I can only smile as I watch Coralyn try to carry 5 teddy bears, or all of the plastic play food she owns, or all the toy cars we have, or three sippy cups, or like today 2 very large jars of peanut butter that my brother-in-law gave me for my birthday. The peanut butter was sitting on the coffee table, as I hadn't had time to put it away yet. Well, obviously, that was not where the peanut butter belonged and my "OCD" daughter decided they needed to be put in their proper place immediately. She grabbed one of the three jars and lugged it into the kitchen and put it in the open fridge, where Lawrence was getting a drink. Coralyn then came back to the coffee table and decided to try to carry both of the remaining jars at the same time. This didn't work too well. But she didn't give up; she was determined to carry them both. After many unsuccessful attempts and several falls and the jars coming very close to crashing onto her poor little toes, we stopped trying to take pictures of our little helper and give her a hand with her load.
She dropped all the bears (and one bunny) because she just couldn't hold onto them all!
She is telling us, "Uh oh!" (one of her favorite things to say these days)
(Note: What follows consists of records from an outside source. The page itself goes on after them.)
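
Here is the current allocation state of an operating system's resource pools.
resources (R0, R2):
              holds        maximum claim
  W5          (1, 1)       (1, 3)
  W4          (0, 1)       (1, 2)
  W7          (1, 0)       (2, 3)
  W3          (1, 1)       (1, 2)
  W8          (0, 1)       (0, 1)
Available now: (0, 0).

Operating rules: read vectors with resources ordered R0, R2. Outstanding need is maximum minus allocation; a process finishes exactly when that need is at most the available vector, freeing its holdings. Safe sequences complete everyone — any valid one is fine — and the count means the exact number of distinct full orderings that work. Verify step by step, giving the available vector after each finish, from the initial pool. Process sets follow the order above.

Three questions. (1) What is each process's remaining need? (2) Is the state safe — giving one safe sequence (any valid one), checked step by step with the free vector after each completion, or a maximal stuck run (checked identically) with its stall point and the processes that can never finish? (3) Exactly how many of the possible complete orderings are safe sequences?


(1) Remaining need (order R0, R2):
  W5: (0, 2)
  W4: (1, 1)
  W7: (1, 3)
  W3: (0, 1)
  W8: (0, 0)
(2) SAFE. One safe sequence: W8, W3, W5, W4, W7.
Key observation: the first exact fit in this order is W3 — it needs (0, 1) with (0, 1) free, meeting a requested resource to the last unit.
Step-by-step check:
  pool = (0, 0)
  run W8 (needs (0, 0), free (0, 0)); after release of (0, 1) the pool is (0, 1)
  run W3 (needs (0, 1), free (0, 1)); after release of (1, 1) the pool is (1, 2)
  run W5 (needs (0, 2), free (1, 2)); after release of (1, 1) the pool is (2, 3)
  run W4 (needs (1, 1), free (2, 3)); after release of (0, 1) the pool is (2, 4)
  run W7 (needs (1, 3), free (2, 4)); after release of (1, 0) the pool is (3, 4)
(3) Exactly 4 of the possible complete orderings are safe sequences.


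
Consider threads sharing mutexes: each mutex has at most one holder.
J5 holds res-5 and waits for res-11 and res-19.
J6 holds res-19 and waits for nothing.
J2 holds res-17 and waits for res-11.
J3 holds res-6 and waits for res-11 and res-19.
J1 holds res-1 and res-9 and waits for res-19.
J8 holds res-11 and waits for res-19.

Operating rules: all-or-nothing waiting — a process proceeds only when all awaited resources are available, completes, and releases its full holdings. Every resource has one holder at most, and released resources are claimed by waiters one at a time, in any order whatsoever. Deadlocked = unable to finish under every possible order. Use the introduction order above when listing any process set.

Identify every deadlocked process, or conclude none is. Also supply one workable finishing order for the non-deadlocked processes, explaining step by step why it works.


The deadlocked set is empty.
Key observation: no waiting chain loops back on itself — every chain ends at a process that waits on nothing, so everyone eventually runs.
A valid finishing order for the others: J6, J1, J8, J3, J5, J2.
Step-by-step check:
  run J6 (it waits on nothing); releases res-19
  J1: everything it awaited (res-19) is free; runs, freeing res-1 and res-9
  J8: everything it awaited (res-19) is free; runs, freeing res-11
  J3: everything it awaited (res-11 and res-19) is free; runs, freeing res-6
  J5: everything it awaited (res-11 and res-19) is free; runs, freeing res-5
  J2: everything it awaited (res-11) is free; runs, freeing res-17


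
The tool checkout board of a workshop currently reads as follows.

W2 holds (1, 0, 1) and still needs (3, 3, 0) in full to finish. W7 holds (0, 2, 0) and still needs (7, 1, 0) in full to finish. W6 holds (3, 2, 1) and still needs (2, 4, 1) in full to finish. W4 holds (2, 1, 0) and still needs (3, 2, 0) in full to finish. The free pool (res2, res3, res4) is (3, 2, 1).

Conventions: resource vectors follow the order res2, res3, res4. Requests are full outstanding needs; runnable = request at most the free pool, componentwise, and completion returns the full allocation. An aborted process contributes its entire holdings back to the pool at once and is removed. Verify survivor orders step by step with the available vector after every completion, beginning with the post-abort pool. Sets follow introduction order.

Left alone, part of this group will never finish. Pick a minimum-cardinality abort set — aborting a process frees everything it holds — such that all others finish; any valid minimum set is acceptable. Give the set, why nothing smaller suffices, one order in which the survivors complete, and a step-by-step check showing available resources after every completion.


Abort W7.
Key observation: before aborting W7, W6 was permanently blocked — no order could ever run it; afterwards it completes at step 1.
No smaller set exists: with zero aborts the deadlock remains.
The survivors complete as W6, W4, W2. Step-by-step check (starting from the post-abort pool):
  pool = (3, 4, 1)
  W6: need (2, 4, 1) fits (3, 4, 1); releases (3, 2, 1), pool now (6, 6, 2)
  W4: need (3, 2, 0) fits (6, 6, 2); releases (2, 1, 0), pool now (8, 7, 2)
  W2: need (3, 3, 0) fits (8, 7, 2); releases (1, 0, 1), pool now (9, 7, 3)


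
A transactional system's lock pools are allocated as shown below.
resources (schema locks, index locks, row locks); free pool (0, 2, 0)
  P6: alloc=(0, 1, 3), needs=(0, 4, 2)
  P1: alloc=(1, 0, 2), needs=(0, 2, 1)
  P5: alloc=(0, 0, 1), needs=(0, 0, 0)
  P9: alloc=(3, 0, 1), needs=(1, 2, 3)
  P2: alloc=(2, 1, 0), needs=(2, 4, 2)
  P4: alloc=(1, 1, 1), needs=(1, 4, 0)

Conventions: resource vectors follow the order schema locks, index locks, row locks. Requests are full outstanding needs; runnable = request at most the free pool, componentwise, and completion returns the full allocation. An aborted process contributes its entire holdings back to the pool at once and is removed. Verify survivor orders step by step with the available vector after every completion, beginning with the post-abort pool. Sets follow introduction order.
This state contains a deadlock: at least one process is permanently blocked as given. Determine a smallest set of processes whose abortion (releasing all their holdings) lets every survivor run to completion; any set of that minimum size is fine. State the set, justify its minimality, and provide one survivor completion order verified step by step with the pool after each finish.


The answer: abort P2 and P4.
Key observation: before aborting P2 and P4, P6 was permanently blocked — no order could ever run it; afterwards it completes at step 2.
Minimality, checking each single-abort alternative: P6 alone leaves P2 blocked (short on index locks); P1 alone leaves P6 blocked (short on index locks); P5 alone leaves P6 blocked (short on index locks); P9 alone leaves P6 blocked (short on index locks); P2 alone leaves P6 blocked (short on index locks); P4 alone leaves P6 blocked (short on index locks).
The survivors complete as P1, P6, P5, P9. Walking it through (starting from the post-abort pool):
  pool = (3, 4, 1)
  P1: need (0, 2, 1) fits (3, 4, 1); releases (1, 0, 2), pool now (4, 4, 3)
  P6: need (0, 4, 2) fits (4, 4, 3); releases (0, 1, 3), pool now (4, 5, 6)
  P5: need (0, 0, 0) fits (4, 5, 6); releases (0, 0, 1), pool now (4, 5, 7)
  P9: need (1, 2, 3) fits (4, 5, 7); releases (3, 0, 1), pool now (7, 5, 8)


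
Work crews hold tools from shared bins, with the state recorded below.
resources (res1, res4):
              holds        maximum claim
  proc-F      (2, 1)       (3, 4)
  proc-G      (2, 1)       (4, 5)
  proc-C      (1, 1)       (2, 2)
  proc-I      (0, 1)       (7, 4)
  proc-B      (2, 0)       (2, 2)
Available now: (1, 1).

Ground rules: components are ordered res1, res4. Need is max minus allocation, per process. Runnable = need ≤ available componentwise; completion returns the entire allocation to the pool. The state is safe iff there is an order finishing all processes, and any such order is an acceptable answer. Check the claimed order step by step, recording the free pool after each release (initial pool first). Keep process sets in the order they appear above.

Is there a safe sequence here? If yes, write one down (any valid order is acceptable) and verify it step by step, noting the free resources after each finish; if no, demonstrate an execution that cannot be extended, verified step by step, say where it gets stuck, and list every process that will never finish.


UNSAFE.
Key observation: after proc-C, proc-B complete, (4, 2) is the best the pool ever gets, yet each leftover process wants more res4.
A maximal execution: proc-C, proc-B — then nothing else fits. Check, step by step:
  pool = (1, 1)
  proc-C: need (1, 1) fits (1, 1); releases (1, 1), pool now (2, 2)
  proc-B: need (0, 2) fits (2, 2); releases (2, 0), pool now (4, 2)
  proc-F cannot run: need (1, 3) vs free (4, 2) (insufficient res4)
  proc-G cannot run: need (2, 4) vs free (4, 2) (insufficient res4)
  proc-I cannot run: need (7, 3) vs free (4, 2) (insufficient res1 and res4)
Never able to finish: proc-F, proc-G and proc-I.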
Coralyn attempting to pick up the jars of peanut butter, refusing Lawrence's help.
If Coralyn wouldn't try to have her hands so full, she would be able to actually enjoy whatever she was carrying. As it is, she has so much stuff that she is lugging around that she can't really play with the toys. Or she trips and falls because she can't see where she is going or the weight of the items are just too much for her little body. Usually, I try to help lighten her load, but for the most part, she wants nothing to do with my help. Little Miss Independent wants to do everything on her own, even if what she wants to do is beyond her ability.
Right now, as I type about my precious little girl, she is bringing me every single toy that was on the living room floor. And of course, as she does, she is carrying on quite the conversation. :)
Okay, back to my thoughts. As I watch Coralyn load up her arms, I wonder how often I do the same thing. I try to have as much as I possibly can (house, car, furniture, clothes, friends, activities, etc.). These are all good things, just as are the toys Coralyn tries to carry. But like my little girl, I become so overloaded that I am unable to enjoy what I have or I am so busy trying to get more that I don't realize how silly I look or that I am missing out on something even better that God may have for me. But because my hands are full, I can't receive what He wants to give me. Or because I want to do things on my own, my way, I refuse His help and end up getting hurt or losing all that I was trying so hard to hold onto. I wonder if God thinks I am as cute as I think Coralyn is. I doubt it. I bet He gets frustrated with me. BUT, He still loves me. And He always will.
Well, I have more thoughts in my head, but they will have to wait for another day. My little explorer is trying to figure out what all the buttons on the computer do. We just might have to have a friendly little conversation, one where I do the talking and she does the listening.